Aynı yazıda, bütün toplu itirazların, karşı çıkışların, direniş ve eylemlerin, üstelik öyle ceza kanunu falan işe karıştırılmadan, toplumun sağlığı gibi pek saygıdeğer bir gerekçeyle önceden yasaklanmasının, bu yasaklara dayanılarak sertlikle bastırılmasının git gide genel bir uygulamaya dönüştüğüne de değinilmişti.

Bütün bunlarla birlikte, paldır küldür bir “normalleşme”ye, aynı anlama gelmek üzere, bildik sömürü düzeninin her zamanki işleyişine dönülebildi. Ayrıca, Çanakkale ve Manisa gibi örneklerine bakılırsa, aynı kutsal sağlık gerekçesiyle, sureti haktan görünerek, emekçileri hiç evlerine göndermeden işyerinde tutup çalıştırma benzeri uygulamalar da birer ikişer keşfedilip hayata geçiriliyordu. Yeni buluşların ortaya çıkmasının da yolu açıktı.

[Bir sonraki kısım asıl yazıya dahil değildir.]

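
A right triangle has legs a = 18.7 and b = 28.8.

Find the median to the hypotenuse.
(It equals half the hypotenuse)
Hypotenuse c = √(a² + b²) = √(349.69 + 829.44) = √1179.13 ≈ 34.3385
Median to hypotenuse = c/2 ≈ 34.3385/2 ≈ 17.1692

Median = 17.17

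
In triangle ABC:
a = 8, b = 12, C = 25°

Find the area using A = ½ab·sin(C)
A = ½·a·b·sin(C) = ½·8·12·sin(25°)
sin(25°) ≈ 0.422618
A ≈ ½·96·0.422618 = 48·0.422618 ≈ 20.2857

Area = 20.29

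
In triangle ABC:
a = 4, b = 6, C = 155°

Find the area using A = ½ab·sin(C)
A = ½·a·b·sin(C) = ½·4·6·sin(155°)
sin(155°) ≈ 0.422618
A ≈ ½·24·0.422618 = 12·0.422618 ≈ 5.07142

Area = 5.071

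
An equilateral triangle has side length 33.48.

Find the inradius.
r = Area/s with s the semi-perimeter.
Area = (√3/4)·33.48² = (√3/4)·1120.9104 ≈ 0.433013·1120.9104 ≈ 485.368
s = 3·33.48/2 = 50.22
r ≈ 485.368/50.22 ≈ 9.66484
(Equivalently r = side/(2√3) = 33.48/3.4641 ≈ 9.66484.)

r = 9.665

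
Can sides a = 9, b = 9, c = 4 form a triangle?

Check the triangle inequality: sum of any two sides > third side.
a + b vs c: 9 + 9 = 18 > 4  ✓
a + c vs b: 9 + 4 = 13 > 9  ✓
b + c vs a: 9 + 4 = 13 > 9  ✓

Yes, triangle inequality satisfied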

Eh, bundan iyisi can sağlığı! 

Bu arada, bazı sektörler zor duruma düşecekmiş. Örneğin, turizmden gelen dövizler ve kârlar azalacak, hatta çok azalacakmış. İleri düzeyde ticarileştirilmiş eğitim sektöründe bir yığın sıkıntı ortaya çıkacakmış. Bütün okulların açılmasıyla da açılmamasıyla da milyonlarca öğrenci, veli, eğitimci  karabasanlar içinde kalacakmış. Profesyonel spor ve onlara bağlı kumar sektörleri darboğaza girecek, belki bir ölçüde ve bir biçimde kapısına kilit vuracakmış. Olacak o kadar!

Bunlar ve benzerleri, işin tuzu biberi. Pek o kadar da değil elbet. Tuzun biberin ötesinde bir maliyet olacak mutlaka. Olacak da katlanmaktan başka çareleri yok. Aslında bağıra bağıra, o kadar olmasa bile belli bir gürültüyle gelen bir musibetten zararları minimize ederek, mümkün olduğunca kârları da koruyup kollayarak sıyrılmanın güçlüklerini yaşayacaklar. 

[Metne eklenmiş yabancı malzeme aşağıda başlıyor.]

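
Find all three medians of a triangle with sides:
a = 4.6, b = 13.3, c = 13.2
Median formula: m_a = ½√(2b² + 2c² − a²) (and cyclically). a² = 21.16, b² = 176.89, c² = 174.24.
m_a = ½√(2·176.89 + 2·174.24 − 21.16) = ½√681.1 ≈ ½·26.0979 ≈ 13.0489
m_b = ½√(2·21.16 + 2·174.24 − 176.89) = ½√213.91 ≈ ½·14.6257 ≈ 7.31283
m_c = ½√(2·21.16 + 2·176.89 − 174.24) = ½√221.86 ≈ ½·14.895 ≈ 7.44748

m_a = 13.05, m_b = 7.313, m_c = 7.447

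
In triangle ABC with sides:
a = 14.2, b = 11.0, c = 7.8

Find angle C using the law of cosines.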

Buna karşılık, çok büyük kitleler için “şu canına yandığım hayatın” ne tadı kaldı?

Bir bölümü en basit, en ilkel ihtiyaçlar uğruna, koşullar ne olursa olsun, çalışmak zorunda. Üstelik, gün geçtikçe, bir iş bulup çalışabilenler Tanrı’nın bir avuç bahtiyar kulu katına yükselmiş sayılıyorlar. 

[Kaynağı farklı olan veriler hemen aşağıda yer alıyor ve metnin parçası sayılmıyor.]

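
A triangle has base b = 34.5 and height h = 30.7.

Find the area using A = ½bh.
A = ½·b·h = ½·34.5·30.7 = ½·1059.15 = 529.575

Area = 529.575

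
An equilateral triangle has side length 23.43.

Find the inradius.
r = Area/s with s the semi-perimeter.
Area = (√3/4)·23.43² = (√3/4)·548.9649 ≈ 0.433013·548.9649 ≈ 237.709
s = 3·23.43/2 = 35.145
r ≈ 237.709/35.145 ≈ 6.76366
(Equivalently r = side/(2√3) = 23.43/3.4641 ≈ 6.76366.)

r = 6.764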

İkinci bir bölüm var, biraz gözlemle, biraz kulak kabartmayla kolayca ayırt edilebiliyor: Uzman bellediklerinin ipe sapa gelmez öğütleri dahil her dediklerine uymaya çabalıyor, o arada, kantarın topunu kaçırıp, domatesleri, elmaları tek tek sabunlayıp yıkıyor; kâğıt paraların üstüne kolonya püskürtüp metal paraları deterjanlı sularda bekletiyorlar. 

Üçüncü bir kesim, salgın malgın gibi kâfir uydurmalarına kulak asmayıp derdi veren yüce yaratıcının elbet devasını da vereceğine inanarak cumalara, cenazelere, taziyelere, düğünlere, asker uğurlamalarına aralıksız devam ediyor.

Daha fazla saymayalım. Ama bu üç kümedeki özellikleri değişen oranlarda bir araya getiren kesimlerin de var olduğu her günkü gözlemlerle saptanabiliyor.

Egemenler için bu durumlardaki kalabalıklarla mı başa çıkmak kolaydır, bu tür çaresizlikleri ellerinin tersiyle itip bir araya gelmeye, hep birlikte akıl erdirip hep birlikte mücadele etmeye yatkın insan topluluklarıyla mı? Bu sorunun yanıtı apaçıktır.
O halde, çıkarını bilen kapitalistler ve adamları açısından bitse de kurtulsak yakınması yersizdir; onlara uygun düşen, hiç bitmese de böyle sündürüp götürebilsek beklentisi olabilir. Yukarıdaki sorunun ikinci bölümündekilerin ise hayatın bir de salgın marifetiyle tutsak alınmasına boyun eğmemeleri gerekiyor.